The second in a series.
Sometimes you experience a desire for God in very common situations: for example, standing silently in the snowy woods on a winter's day, finding yourself moved to tears during a movie, recognizing a strange sense of connection during a church service -- and feeling an inexpressible longing to savor this feeling and understand what it is.
In the years after my sister gave birth to my first nephew, I often felt overwhelmed with love when I was with him. Here was a beautiful new child, a person who had never existed before, given to the world. One day I came home from a visit to their house and was so filled with love that I wept -- out of gratitude, out of joy, and out of wonder. At the same time I longed to connect more with the mysterious source of this joy.
Common longings and heartfelt connections are ways of becoming conscious of the desire for God. We yearn for an understanding of feelings that seem to come from outside of us. We experience what the 16th-century Spanish mystic St. John of the Cross calls the desire for "I know not what."

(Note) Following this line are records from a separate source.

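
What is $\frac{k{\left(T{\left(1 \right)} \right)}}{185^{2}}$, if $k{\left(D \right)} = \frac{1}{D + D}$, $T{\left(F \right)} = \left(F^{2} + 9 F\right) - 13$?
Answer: $- \frac{1}{205350} \approx -4.8697 \cdot 10^{-6}$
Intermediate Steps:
$T{\left(F \right)} = -13 + F^{2} + 9 F$
$k{\left(D \right)} = \frac{1}{2 D}$
$\frac{k{\left(T{\left(1 \right)} \right)}}{185^{2}} = \frac{\frac{1}{2} \frac{1}{-13 + 1^{2} + 9 \cdot 1}}{185^{2}} = \frac{\frac{1}{2} \frac{1}{-13 + 1 + 9}}{34225} = \frac{1}{2 \left(-3\right)} \frac{1}{34225} = \frac{1}{2} \left(- \frac{1}{3}\right) \frac{1}{34225} = \left(- \frac{1}{6}\right) \frac{1}{34225} = - \frac{1}{205350}$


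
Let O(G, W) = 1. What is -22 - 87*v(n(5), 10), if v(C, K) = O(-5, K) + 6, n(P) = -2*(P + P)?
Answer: -631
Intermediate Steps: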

Many of us have had experiences like this. We feel that we are standing on the brink of something important, on the edge of experiencing something just beyond us. We experience wonder. So why don't you hear more about these times?
Because many times we ignore them, reject them, or deny them. We chalk them up to being overwhelmed, overwrought, overly emotional. "Oh, I was just being silly!" you might say to yourself. So you disregard that longing you feel of the first breath of a spring breeze on your face after a long dark winter, because you tell yourself (or others tell you) that you were simply being emotional. This happens even to those practiced in the spiritual life: often, after an intense experience in prayer during a retreat, people are tempted to dismiss it as simply something that "just happened."